Specific Objectives:
-
Use visual cues to help patients to correctly identify the 5 signs of infection (redness, swelling, warmth, pus and fever) using visual cues.
-
Help patients learn the correct step-by-step for cleaning and dressing their surgical wound.
-
Define activities to avoid and recommended light exercises to minimize risk of complications and aid in recovery.
-
Encourage more compliance with light activity, using a combined daily exercise log/checklist.
-
Use as a reinforcement tool when following up with the nurse to determine progress and gaps in understanding.
4. Conclusions
4.1 Majority of the respondents are predominantly middle-aged to older adults, female, married, living farther from the health facility, having undergone emergency operations having and received combined verbal, written, and demonstration instructions. Most are college graduates and come from low to lower-middle income households
4.2. The post-operative patients are very knowledgeable and always performed the recommended self-care in terms of behaviors.
4.3. There is no significant relationship between age, sex, civil status, distance from home, type of operation, and type of instruction and the level of self-care practice at home, while educational attainment and monthly family income showed a significant relationship.
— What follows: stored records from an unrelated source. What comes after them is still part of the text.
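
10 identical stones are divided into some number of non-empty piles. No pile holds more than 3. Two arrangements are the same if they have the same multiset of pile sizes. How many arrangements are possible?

Listing the qualifying partitions of 10:
3+3+3+1
3+3+2+2
3+3+2+1+1
3+3+1+1+1+1
3+2+2+2+1
3+2+2+1+1+1
3+2+1+1+1+1+1
3+1+1+1+1+1+1+1
2+2+2+2+2
2+2+2+2+1+1
2+2+2+1+1+1+1
2+2+1+1+1+1+1+1
2+1+1+1+1+1+1+1+1
1+1+1+1+1+1+1+1+1+1
Counting gives 14.

14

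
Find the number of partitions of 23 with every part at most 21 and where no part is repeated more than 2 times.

353

There are 353 such partitions.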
It suggests that some indicators in the profile do not determine how well post-operative patients practice self-care at home.
4.4. An educational intervention in the form of an instructional pamphlet was suggested to enhance post-operative self-care knowledge and behaviors, reinforcing nurse-led teaching through clear visual guidance, step-by-step instructions, and daily practice aids to promote safer home recovery.
5. Recommendations
5. 1 In view of the predominance of middle-aged to older, married, female, college-educated patients from low to lower-middle income households and distant communities, it is recommended that tailored discharge teaching be developed that considers age, literacy, and socioeconomic constraints (e.g., using simple language, visuals, and local dialect where appropriate). Focused outreach or coordination with barangay health workers may also be instituted for those living more than 6 km away or with limited financial resources to support follow-up and reinforcement of instructions at home.
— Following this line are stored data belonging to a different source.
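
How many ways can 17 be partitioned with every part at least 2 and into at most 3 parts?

Enumerating:
17
15 + 2
14 + 3
13 + 4
13 + 2 + 2
12 + 5
12 + 3 + 2
11 + 6
11 + 4 + 2
11 + 3 + 3
10 + 7
10 + 5 + 2
10 + 4 + 3
9 + 8
9 + 6 + 2
9 + 5 + 3
9 + 4 + 4
8 + 7 + 2
8 + 6 + 3
8 + 5 + 4
7 + 7 + 3
7 + 6 + 4
7 + 5 + 5
6 + 6 + 5
That's 24 in total.

24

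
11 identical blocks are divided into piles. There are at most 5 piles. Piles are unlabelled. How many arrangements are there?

A partial list (first 12 by largest part):
11
10,1
9,2
9,1,1
8,3
8,2,1
8,1,1,1
7,4
7,3,1
7,2,2
7,2,1,1
7,1,1,1,1
…and 25 more, for 37 total.

37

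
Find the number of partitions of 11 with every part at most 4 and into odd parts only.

4

The partitions of 11 that satisfy the conditions:
3 + 3 + 3 + 1 + 1
3 + 3 + 1 + 1 + 1 + 1 + 1
3 + 1 + 1 + 1 + 1 + 1 + 1 + 1 + 1
1 + 1 + 1 + 1 + 1 + 1 + 1 + 1 + 1 + 1 + 1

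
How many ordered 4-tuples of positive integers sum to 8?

Equivalently, choose which 3 of the 7 gaps become plus signs: C(7,3) = 35.

35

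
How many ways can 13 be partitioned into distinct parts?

18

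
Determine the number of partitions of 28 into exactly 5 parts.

291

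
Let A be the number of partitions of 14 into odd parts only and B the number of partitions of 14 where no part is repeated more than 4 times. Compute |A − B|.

78

Partitions of 14 into odd parts only: 22.
Partitions of 14 where no part is repeated more than 4 times: 100.
|22 − 100| = 78.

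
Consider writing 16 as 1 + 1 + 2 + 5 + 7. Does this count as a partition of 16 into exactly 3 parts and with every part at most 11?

The parts sum to 16, and the condition 'there are exactly 3 summands' is violated.

No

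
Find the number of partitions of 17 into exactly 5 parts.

47

A partial list (first 12 by largest part):
13, 1, 1, 1, 1
12, 2, 1, 1, 1
11, 3, 1, 1, 1
11, 2, 2, 1, 1
10, 4, 1, 1, 1
10, 3, 2, 1, 1
10, 2, 2, 2, 1
9, 5, 1, 1, 1
9, 4, 2, 1, 1
9, 3, 3, 1, 1
9, 3, 2, 2, 1
9, 2, 2, 2, 2
…and 35 more, for 47 total.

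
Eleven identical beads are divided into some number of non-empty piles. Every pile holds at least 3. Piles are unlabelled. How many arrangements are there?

6

Enumerating:
11
8,3
7,4
6,5
5,3,3
4,4,3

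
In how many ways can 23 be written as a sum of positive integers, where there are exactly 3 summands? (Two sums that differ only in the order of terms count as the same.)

44

There are too many to list fully; the first 12 (by largest part) are:
21+1+1
20+2+1
19+3+1
19+2+2
18+4+1
18+3+2
17+5+1
17+4+2
17+3+3
16+6+1
16+5+2
16+4+3
…and 32 more, for 44 total.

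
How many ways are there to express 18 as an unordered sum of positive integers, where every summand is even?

30

A partial list (first 12 by largest part):
18
16+2
14+4
14+2+2
12+6
12+4+2
12+2+2+2
10+8
10+6+2
10+4+4
10+4+2+2
10+2+2+2+2
…and 18 more, for 30 total.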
5.2 Given the generally high but still incomplete self-care performance, especially in wound cleaning, infection recognition, diet, and light exercises, it is recommended that nurses provide focused, skills-based sessions on these specific areas before discharge. 5.3 Return-demonstration, checklists, and simple take-home guides may be used to ensure patients can correctly perform wound care, identify early warning signs, plan appropriate meals, and carry out safe, graded physical activity at home.
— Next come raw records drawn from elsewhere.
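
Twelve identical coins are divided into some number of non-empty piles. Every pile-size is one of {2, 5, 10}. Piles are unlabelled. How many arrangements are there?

Enumerating:
2+10
2+5+5
2+2+2+2+2+2
That's 3 in total.

3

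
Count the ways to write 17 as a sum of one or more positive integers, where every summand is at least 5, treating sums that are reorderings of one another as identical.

7

The partitions of 17 that satisfy the conditions:
17
5 + 12
6 + 11
7 + 10
8 + 9
5 + 5 + 7
5 + 6 + 6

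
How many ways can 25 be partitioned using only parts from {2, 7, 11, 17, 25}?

Listing the qualifying partitions of 25:
25
17, 2, 2, 2, 2
11, 7, 7
11, 2, 2, 2, 2, 2, 2, 2
7, 7, 7, 2, 2
7, 2, 2, 2, 2, 2, 2, 2, 2, 2
Counting gives 6.

6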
5.4 The nurses prioritize clear, simplified discharge teaching and focused support for patients with lower education and limited income, using easy‑to‑understand instructions, visual aids, and linkage to financial or community resources to help them perform effective self‑care at home.
5.5 Considering the need for an educational intervention, it is recommended that the proposed instructional pamphlet be developed and formally integrated into the discharge process. Regular updates of the pamphlet based on feedback and outcomes, along with orientation of nurses on how to use it effectively during teaching sessions and follow-up, will help sustain improvements in self-care knowledge and behaviors at home.